Sam went to her, stood behind her. He rested his hand lightly on the back of her neck.
“He was such a good baby,” she said. “Do you remember?”
“I remember.”
“He never cried nor fussed the way other babies do. But Lord, that boy was so busy, once he learned to scoot around on his own. He wanted to see everything, explore everything, get into everything. You had to be constantly looking out for that one, otherwise, there was no telling where he might end up.” The memory made her laugh a little. Then laughter turned back to crying.
Sam heard himself say, “I am sorry.” He didn’t recognize his voice. It felt heavy and lifeless in his throat. Then he realized he was weeping.
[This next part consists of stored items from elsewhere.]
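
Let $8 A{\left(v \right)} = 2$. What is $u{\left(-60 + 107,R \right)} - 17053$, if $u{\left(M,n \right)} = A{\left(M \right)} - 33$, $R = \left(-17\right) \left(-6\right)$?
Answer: $- \frac{68343}{4} \approx -17086.0$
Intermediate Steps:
$A{\left(v \right)} = \frac{1}{4}$ ($A{\left(v \right)} = \frac{1}{8} \cdot 2 = \frac{1}{4}$)
$R = 102$
$u{\left(M,n \right)} = - \frac{131}{4}$ ($u{\left(M,n \right)} = \frac{1}{4} - 33 = - \frac{131}{4}$)
$u{\left(-60 + 107,R \right)} - 17053 = - \frac{131}{4} - 17053 = - \frac{68343}{4}$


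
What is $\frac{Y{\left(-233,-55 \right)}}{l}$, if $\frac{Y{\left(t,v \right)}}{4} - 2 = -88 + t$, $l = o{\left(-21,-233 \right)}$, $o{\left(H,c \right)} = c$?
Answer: $\frac{1276}{233} \approx 5.4764$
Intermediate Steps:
$l = -233$
$Y{\left(t,v \right)} = -344 + 4 t$ ($Y{\left(t,v \right)} = 8 + 4 \left(-88 + t\right) = 8 + \left(-352 + 4 t\right) = -344 + 4 t$)
$\frac{Y{\left(-233,-55 \right)}}{l} = \frac{-344 + 4 \left(-233\right)}{-233} = \left(-344 - 932\right) \left(- \frac{1}{233}\right) = \left(-1276\right) \left(- \frac{1}{233}\right) = \frac{1276}{233}$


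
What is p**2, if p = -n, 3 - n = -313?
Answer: 99856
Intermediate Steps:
n = 316 (n = 3 - 1*(-313) = 3 + 313 = 316)
p = -316 (p = -1*316 = -316)
p**2 = (-316)**2 = 99856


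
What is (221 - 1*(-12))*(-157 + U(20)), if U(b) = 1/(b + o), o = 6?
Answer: -950873/26 ≈ -36572.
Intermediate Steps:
U(b) = 1/(6 + b) (U(b) = 1/(b + 6) = 1/(6 + b))
(221 - 1*(-12))*(-157 + U(20)) = (221 - 1*(-12))*(-157 + 1/(6 + 20)) = (221 + 12)*(-157 + 1/26) = 233*(-157 + 1/26) = 233*(-4081/26) = -950873/26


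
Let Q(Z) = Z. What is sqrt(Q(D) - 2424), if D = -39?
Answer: I*sqrt(2463) ≈ 49.629*I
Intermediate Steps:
sqrt(Q(D) - 2424) = sqrt(-39 - 2424) = sqrt(-2463) = I*sqrt(2463)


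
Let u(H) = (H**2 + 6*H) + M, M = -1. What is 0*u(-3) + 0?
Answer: 0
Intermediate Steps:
u(H) = -1 + H**2 + 6*H (u(H) = (H**2 + 6*H) - 1 = -1 + H**2 + 6*H)
0*u(-3) + 0 = 0*(-1 + (-3)**2 + 6*(-3)) + 0 = 0*(-1 + 9 - 18) + 0 = 0*(-10) + 0 = 0 + 0 = 0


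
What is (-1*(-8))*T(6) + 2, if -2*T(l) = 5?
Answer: -18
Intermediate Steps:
T(l) = -5/2 (T(l) = -½*5 = -5/2)
(-1*(-8))*T(6) + 2 = -1*(-8)*(-5/2) + 2 = 8*(-5/2) + 2 = -20 + 2 = -18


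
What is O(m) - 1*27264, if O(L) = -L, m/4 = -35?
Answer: -27124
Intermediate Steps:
m = -140 (m = 4*(-35) = -140)
O(m) - 1*27264 = -1*(-140) - 1*27264 = 140 - 27264 = -27124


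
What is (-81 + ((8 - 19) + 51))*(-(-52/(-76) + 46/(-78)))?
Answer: 2870/741 ≈ 3.8731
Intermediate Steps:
(-81 + ((8 - 19) + 51))*(-(-52/(-76) + 46/(-78))) = (-81 + (-11 + 51))*(-(-52*(-1/76) + 46*(-1/78))) = (-81 + 40)*(-(13/19 - 23/39)) = -(-41)*70/741 = -41*(-70/741) = 2870/741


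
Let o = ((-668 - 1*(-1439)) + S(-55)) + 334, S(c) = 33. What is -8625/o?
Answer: -8625/1138 ≈ -7.5791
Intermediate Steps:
o = 1138 (o = ((-668 - 1*(-1439)) + 33) + 334 = ((-668 + 1439) + 33) + 334 = (771 + 33) + 334 = 804 + 334 = 1138)
-8625/o = -8625/1138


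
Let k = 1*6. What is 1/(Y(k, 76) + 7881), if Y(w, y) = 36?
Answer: 1/7917 ≈ 0.00012631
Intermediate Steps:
k = 6
1/(Y(k, 76) + 7881) = 1/(36 + 7881) = 1/7917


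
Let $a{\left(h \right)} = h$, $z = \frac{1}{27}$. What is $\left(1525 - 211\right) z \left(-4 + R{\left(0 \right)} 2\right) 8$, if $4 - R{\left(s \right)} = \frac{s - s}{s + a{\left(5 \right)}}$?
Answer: $\frac{4672}{3} \approx 1557.3$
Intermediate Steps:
$z = \frac{1}{27} \approx 0.037037$
$R{\left(s \right)} = 4$ ($R{\left(s \right)} = 4 - \frac{s - s}{s + 5} = 4 - \frac{0}{5 + s} = 4 - 0 = 4 + 0 = 4$)
$\left(1525 - 211\right) z \left(-4 + R{\left(0 \right)} 2\right) 8 = \left(1525 - 211\right) \frac{\left(-4 + 4 \cdot 2\right) 8}{27} = 1314 \frac{\left(-4 + 8\right) 8}{27} = 1314 \frac{4 \cdot 8}{27} = 1314 \cdot \frac{1}{27} \cdot 32 = 1314 \cdot \frac{32}{27} = \frac{4672}{3}$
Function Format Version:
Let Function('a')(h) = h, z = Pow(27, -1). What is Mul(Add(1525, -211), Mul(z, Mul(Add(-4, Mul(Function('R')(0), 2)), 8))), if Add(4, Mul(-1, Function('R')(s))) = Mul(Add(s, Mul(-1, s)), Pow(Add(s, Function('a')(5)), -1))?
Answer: Rational(4672, 3) ≈ 1557.3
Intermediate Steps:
z = Rational(1, 27) ≈ 0.037037
Function('R')(s) = 4 (Function('R')(s) = Add(4, Mul(-1, Mul(Add(s, Mul(-1, s)), Pow(Add(s, 5), -1)))) = Add(4, Mul(-1, Mul(0, Pow(Add(5, s), -1)))) = Add(4, Mul(-1, 0)) = Add(4, 0) = 4)
Mul(Add(1525, -211), Mul(z, Mul(Add(-4, Mul(Function('R')(0), 2)), 8))) = Mul(Add(1525, -211), Mul(Rational(1, 27), Mul(Add(-4, Mul(4, 2)), 8))) = Mul(1314, Mul(Rational(1, 27), Mul(Add(-4, 8), 8))) = Mul(1314, Mul(Rational(1, 27), Mul(4, 8))) = Mul(1314, Mul(Rational(1, 27), 32)) = Mul(1314, Rational(32, 27)) = Rational(4672, 3)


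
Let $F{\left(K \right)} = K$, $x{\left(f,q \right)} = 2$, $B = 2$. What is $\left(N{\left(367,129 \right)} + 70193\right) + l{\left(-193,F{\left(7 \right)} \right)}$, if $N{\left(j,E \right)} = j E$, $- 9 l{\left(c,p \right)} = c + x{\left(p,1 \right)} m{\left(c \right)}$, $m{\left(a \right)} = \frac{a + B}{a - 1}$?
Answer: $\frac{102627458}{873} \approx 1.1756 \cdot 10^{5}$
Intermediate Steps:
$m{\left(a \right)} = \frac{2 + a}{-1 + a}$ ($m{\left(a \right)} = \frac{a + 2}{a - 1} = \frac{2 + a}{-1 + a}$)
$l{\left(c,p \right)} = - \frac{c}{9} - \frac{2 \left(2 + c\right)}{9 \left(-1 + c\right)}$ ($l{\left(c,p \right)} = - \frac{c + 2 \frac{2 + c}{-1 + c}}{9} = - \frac{c + \frac{2 \left(2 + c\right)}{-1 + c}}{9} = - \frac{c}{9} - \frac{2 \left(2 + c\right)}{9 \left(-1 + c\right)}$)
$N{\left(j,E \right)} = E j$
$\left(N{\left(367,129 \right)} + 70193\right) + l{\left(-193,F{\left(7 \right)} \right)} = \left(129 \cdot 367 + 70193\right) + \frac{-4 - -193 - \left(-193\right)^{2}}{9 \left(-1 - 193\right)} = \left(47343 + 70193\right) + \frac{-4 + 193 - 37249}{9 \left(-194\right)} = 117536 + \frac{1}{9} \left(- \frac{1}{194}\right) \left(-4 + 193 - 37249\right) = 117536 + \frac{1}{9} \left(- \frac{1}{194}\right) \left(-37060\right) = 117536 + \frac{18530}{873} = \frac{102627458}{873}$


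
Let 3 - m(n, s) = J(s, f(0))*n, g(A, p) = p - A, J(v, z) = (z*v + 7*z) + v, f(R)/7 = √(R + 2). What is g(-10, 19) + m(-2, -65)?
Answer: -98 - 812*√2 ≈ -1246.3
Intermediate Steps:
f(R) = 7*√(2 + R) (f(R) = 7*√(R + 2) = 7*√(2 + R))
J(v, z) = v + 7*z + v*z (J(v, z) = (v*z + 7*z) + v = (7*z + v*z) + v = v + 7*z + v*z)
m(n, s) = 3 - n*(s + 49*√2 + 7*s*√2) (m(n, s) = 3 - (s + 7*(7*√(2 + 0)) + s*(7*√(2 + 0)))*n = 3 - (s + 7*(7*√2) + s*(7*√2))*n = 3 - (s + 49*√2 + 7*s*√2)*n = 3 - n*(s + 49*√2 + 7*s*√2))
g(-10, 19) + m(-2, -65) = (19 - 1*(-10)) + (3 - 1*(-2)*(-65 + 49*√2 + 7*(-65)*√2)) = (19 + 10) + (3 - 1*(-2)*(-65 + 49*√2 - 455*√2)) = 29 + (3 - 1*(-2)*(-65 - 406*√2)) = 29 + (3 + (-130 - 812*√2)) = 29 + (-127 - 812*√2) = -98 - 812*√2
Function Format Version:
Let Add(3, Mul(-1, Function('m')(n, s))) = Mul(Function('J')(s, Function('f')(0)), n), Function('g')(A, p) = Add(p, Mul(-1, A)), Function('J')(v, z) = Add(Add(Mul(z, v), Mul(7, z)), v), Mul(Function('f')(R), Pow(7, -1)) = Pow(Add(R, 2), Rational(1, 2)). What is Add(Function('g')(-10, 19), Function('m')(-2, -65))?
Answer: Add(-98, Mul(-812, Pow(2, Rational(1, 2)))) ≈ -1246.3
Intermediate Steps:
Function('f')(R) = Mul(7, Pow(Add(2, R), Rational(1, 2))) (Function('f')(R) = Mul(7, Pow(Add(R, 2), Rational(1, 2))) = Mul(7, Pow(Add(2, R), Rational(1, 2))))
Function('J')(v, z) = Add(v, Mul(7, z), Mul(v, z)) (Function('J')(v, z) = Add(Add(Mul(v, z), Mul(7, z)), v) = Add(Add(Mul(7, z), Mul(v, z)), v) = Add(v, Mul(7, z), Mul(v, z)))
Function('m')(n, s) = Add(3, Mul(-1, n, Add(s, Mul(49, Pow(2, Rational(1, 2))), Mul(7, s, Pow(2, Rational(1, 2)))))) (Function('m')(n, s) = Add(3, Mul(-1, Mul(Add(s, Mul(7, Mul(7, Pow(Add(2, 0), Rational(1, 2)))), Mul(s, Mul(7, Pow(Add(2, 0), Rational(1, 2))))), n))) = Add(3, Mul(-1, Mul(Add(s, Mul(7, Mul(7, Pow(2, Rational(1, 2)))), Mul(s, Mul(7, Pow(2, Rational(1, 2))))), n))) = Add(3, Mul(-1, Mul(Add(s, Mul(49, Pow(2, Rational(1, 2))), Mul(7, s, Pow(2, Rational(1, 2)))), n))) = Add(3, Mul(-1, Mul(n, Add(s, Mul(49, Pow(2, Rational(1, 2))), Mul(7, s, Pow(2, Rational(1, 2))))))) = Add(3, Mul(-1, n, Add(s, Mul(49, Pow(2, Rational(1, 2))), Mul(7, s, Pow(2, Rational(1, 2)))))))
Add(Function('g')(-10, 19), Function('m')(-2, -65)) = Add(Add(19, Mul(-1, -10)), Add(3, Mul(-1, -2, Add(-65, Mul(49, Pow(2, Rational(1, 2))), Mul(7, -65, Pow(2, Rational(1, 2))))))) = Add(Add(19, 10), Add(3, Mul(-1, -2, Add(-65, Mul(49, Pow(2, Rational(1, 2))), Mul(-455, Pow(2, Rational(1, 2))))))) = Add(29, Add(3, Mul(-1, -2, Add(-65, Mul(-406, Pow(2, Rational(1, 2))))))) = Add(29, Add(3, Add(-130, Mul(-812, Pow(2, Rational(1, 2)))))) = Add(29, Add(-127, Mul(-812, Pow(2, Rational(1, 2))))) = Add(-98, Mul(-812, Pow(2, Rational(1, 2))))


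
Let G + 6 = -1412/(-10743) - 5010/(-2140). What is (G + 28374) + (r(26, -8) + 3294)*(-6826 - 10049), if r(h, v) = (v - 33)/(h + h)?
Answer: -3320124268878803/59774052 ≈ -5.5545e+7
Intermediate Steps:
G = -8109601/2299002 (G = -6 + (-1412/(-10743) - 5010/(-2140)) = -6 + (-1412*(-1/10743) - 5010*(-1/2140)) = -6 + (1412/10743 + 501/214) = -6 + 5684411/2299002 = -8109601/2299002 ≈ -3.5274)
r(h, v) = (-33 + v)/(2*h) (r(h, v) = (-33 + v)/((2*h)) = (-33 + v)*(1/(2*h)) = (-33 + v)/(2*h))
(G + 28374) + (r(26, -8) + 3294)*(-6826 - 10049) = (-8109601/2299002 + 28374) + ((½)*(-33 - 8)/26 + 3294)*(-6826 - 10049) = 65223773147/2299002 + ((½)*(1/26)*(-41) + 3294)*(-16875) = 65223773147/2299002 + (-41/52 + 3294)*(-16875) = 65223773147/2299002 + (171247/52)*(-16875) = 65223773147/2299002 - 2889793125/52 = -3320124268878803/59774052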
“I am sorry,” he said again. “I should never have filled his head with that foolishness about being free. I should have listened to you. Miss Prentiss was not so bad, really. There were many others who were a great deal worse. I should never have run and I should never have taken our boy. You were right. We should have stayed there with you.”
She didn’t answer right away and Sam wondered if he had hurt her by bringing up the old arguments of so long ago. He was braced for her to scream at him, to jump to her feet, wheel around and slap him hard. Instead, she spoke quietly and said something he did not expect. “No, Sam,
you
were right. You and that Frenchman you used to always quote. ‘No man has received from nature the right to give orders to others.’ I think I was just too scared to see.”
She looked up at him, holding him with her eyes. “I don’t blame you for what happened to our son,” she said. “Oh, perhaps I did when it first happened. But I was so angry then, Sam, so hurt. I thought I was losing my mind with the pain of knowing my baby was gone. It took me
years
, but after a while, I realized: I cannot blame you, because it was not your fault.
You
were right. It is slavery that was wrong. Maybe belonging to Marse Jim helped me understand that.”